Frequency: Training should occur frequently and be spread over a relatively long period.
Overload: Training must overload (stress) you a little bit at a time in order to produce a physical change in your body.
Duration: The total time spent at overload levels must be enough to produce training effects.
Progression: The intensity of workouts must increase in a gradual and logical way.
Results: Ability does not always change at the same level over time. You might improve quickly for a while, then reach a plateau or even perform poorly.
Rest: Rest gives your body time and energy to adapt to your training schedule. Once your body has adapted, you will be stronger and more efficient. Include enough time for rest and recovery into your training plan.
Monitoring: You can monitor your training by using your diary! Monitoring is the only way you can know if your program is working.
Adaptability: Plans should be flexible. Develop your program to meet your needs.
Reversibility: Training effects are reversible. When workouts stop, are too far apart, or are not stressful enough, performances may suffer.
Overtraining: It is essential to monitoring for overtraining. You need a balance between your training and your rest.

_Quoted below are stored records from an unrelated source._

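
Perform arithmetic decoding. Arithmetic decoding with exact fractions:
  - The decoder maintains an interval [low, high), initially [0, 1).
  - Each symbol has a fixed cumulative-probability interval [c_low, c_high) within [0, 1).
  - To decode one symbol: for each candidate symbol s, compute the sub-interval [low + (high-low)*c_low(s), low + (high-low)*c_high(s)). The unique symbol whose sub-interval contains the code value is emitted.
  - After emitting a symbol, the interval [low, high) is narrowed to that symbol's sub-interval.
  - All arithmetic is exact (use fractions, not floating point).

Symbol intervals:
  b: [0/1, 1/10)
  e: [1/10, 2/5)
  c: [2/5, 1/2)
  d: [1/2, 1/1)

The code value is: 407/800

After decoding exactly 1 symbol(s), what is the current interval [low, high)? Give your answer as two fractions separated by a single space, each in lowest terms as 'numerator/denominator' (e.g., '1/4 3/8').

Step 1: interval [0/1, 1/1), width = 1/1 - 0/1 = 1/1
  'b': [0/1 + 1/1*0/1, 0/1 + 1/1*1/10) = [0/1, 1/10)
  'e': [0/1 + 1/1*1/10, 0/1 + 1/1*2/5) = [1/10, 2/5)
  'c': [0/1 + 1/1*2/5, 0/1 + 1/1*1/2) = [2/5, 1/2)
  'd': [0/1 + 1/1*1/2, 0/1 + 1/1*1/1) = [1/2, 1/1) <- contains code 407/800
  emit 'd', narrow to [1/2, 1/1)

Answer: 1/2 1/1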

Maintenance: Sometimes you need maintenance workouts or programs to stay physically fit. These programs do not overload, but they do prevent "detraining".
When you put together the key concepts of flexibility, energy systems, strength, speed, power, and training principles you have a sound base for a performance conditioning training program. First, flexibility encourages your body to use all the muscles and joints through the most range of motion. Second, understanding how your energy systems work will help you optimize sources that can be used during competition. Next, strength, speed, and power combine to create a dynamic force of athletic movement. Last, always consider the training principles to create an environment for success. Continue to progress these key concepts throughout all seasons and your performance will continue to excel.